Qui peut me donner UN résultat positif à une action collective, qui plus est manifestation... ?

Pour rappel et pour ceux qui ont l'âge ou qui aiment l'histoire, quelques aventures de type Waldeck Rochet ou en Belgique l'incroyable comédie de "La loi unique" en 1961... manifs grève totale (du jamais vu en Belgique!) plusieurs morts, police armée gendarmerie et tout le toutim peuple en colère pays ravagé en six mois "ils" ont tenu six mois, essoufflement premier ministre viré suivant Messieurs, vous avez gagné, tout le monde retourne au boulot et à l'école... les manifs ont débuté en décembre 1960, les grèves se sont arrêtées dans un pays exangue en juin 1961.... la loi a été votée en octobre 1961 dans le silence complet des branleurs de première...
L'idée de base est de voir "qui et pourquoi" une émeute est organisée et surtout au profit de qui...

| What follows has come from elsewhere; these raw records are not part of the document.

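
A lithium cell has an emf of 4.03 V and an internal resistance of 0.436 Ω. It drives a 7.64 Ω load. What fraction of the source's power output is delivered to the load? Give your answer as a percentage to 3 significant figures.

The source delivers εI, of which I²R reaches the load and I²r is lost; since I is common, η = R/(R+r).
η = R / (R + r) = 7.64 / (7.64 + 0.436) = 0.9460

94.6 %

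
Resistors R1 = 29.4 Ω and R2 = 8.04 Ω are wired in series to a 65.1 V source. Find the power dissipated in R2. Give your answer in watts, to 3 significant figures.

The current is common to all series resistors; compute it, then apply P = I²R for the target.
R_total = 29.4 + 8.04 = 37.44 Ω
I = V / R_total = 65.1 / 37.44 = 1.739 A
P_R2 = I² × R2 = (1.739)² × 8.04 = 24.31 W

24.3 W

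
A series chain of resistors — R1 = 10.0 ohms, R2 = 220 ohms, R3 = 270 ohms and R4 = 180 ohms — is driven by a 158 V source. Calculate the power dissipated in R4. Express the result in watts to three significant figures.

9.72 W

Series elements share the same current, so find I first, then use P = I²R.
R_total = 10.0 + 220 + 270 + 180 = 680.0 Ω
I = V / R_total = 158 / 680.0 = 0.2324 A
P_R4 = I² × R4 = (0.2324)² × 180 = 9.718 W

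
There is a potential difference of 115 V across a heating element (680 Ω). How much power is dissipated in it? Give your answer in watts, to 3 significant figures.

19.4 W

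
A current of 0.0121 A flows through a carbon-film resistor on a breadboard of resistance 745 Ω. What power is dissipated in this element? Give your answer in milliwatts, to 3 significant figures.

109 mW

Current and resistance are given, so P = I²R is the direct form.
P = (0.01210 A)² × 745 Ω = 0.1091 W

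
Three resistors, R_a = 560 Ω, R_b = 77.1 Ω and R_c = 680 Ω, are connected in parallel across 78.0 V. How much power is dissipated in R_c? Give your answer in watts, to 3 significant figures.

8.95 W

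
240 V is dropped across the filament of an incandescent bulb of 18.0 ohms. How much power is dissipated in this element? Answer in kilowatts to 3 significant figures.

3.20 kW

We know the drop across the element and its resistance — P = V²/R, one step.
P = (240 V)² / 18.0 Ω = 3200 W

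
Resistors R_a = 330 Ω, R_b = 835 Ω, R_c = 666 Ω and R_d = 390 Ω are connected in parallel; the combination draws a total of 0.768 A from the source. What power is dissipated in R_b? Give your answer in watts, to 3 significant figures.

We need the common branch voltage; get it from I_total × R_eq, then P = V²/R for the branch.
1/R_eq = 1/330 + 1/835 + 1/666 + 1/390 ⇒ R_eq = 120.6 Ω
V = I_total × R_eq = 0.7680 × 120.6 = 92.60 V
P_R_b = V² / R_b = (92.60)² / 835 = 10.27 W

10.3 W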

Quant au contexte de "la belle composition scolaire" je serais assez d'avis qu'effectivement c'est un témoignage comme je peux en faire sur commande pour un journal de Lausanne qui me demande de temps en temps des articles politiques... ni vrai ni faux... emballé cadeau pour concierges et blondes qui le valent le bien.


Il faut marteler sans cesse que la démocratie représentative parlementaire est une des meilleures solutions collectives et que le plus simple est d'élire des personnes souhaitées.


Il est devenu classique, que lorsqu'une décision est prise par un pouvoir élu en place et que celle-ci ne convient pas à un groupe de pression, de voir le "collectif" rameuter le "peuple" et lui faire crier des inepties, lui faire oublier que c'est lui "peuple" qui attaque ses propres représentants...

Les mouvements populaires ont définitivement abandonné idées généreuses et solidarité internationale réelle aux staliniens, aux maoïstes, aux polpotistes, aux beau-frères Ceausescu, aux Castro barbus, aux chegévariste promoteurs de l'industrie de la drogue et autres défenseurs de grandeur future se cachant aujourd’hui derrière les fameuses organisations non gouvernementales ou des syndicats parfaitement bidon.

Les émeutes restent dans leur "fond" un excellent moyen pour affaiblir un état de droit et faire passer des idées dictatoriales venues d'ailleurs... hier du Soviet, aujourd'hui de "l'Europe" ( politique) hier des Usa, aujourd'hui du Golfe et de Chine (économique) ...

Bon dimanche de printemps.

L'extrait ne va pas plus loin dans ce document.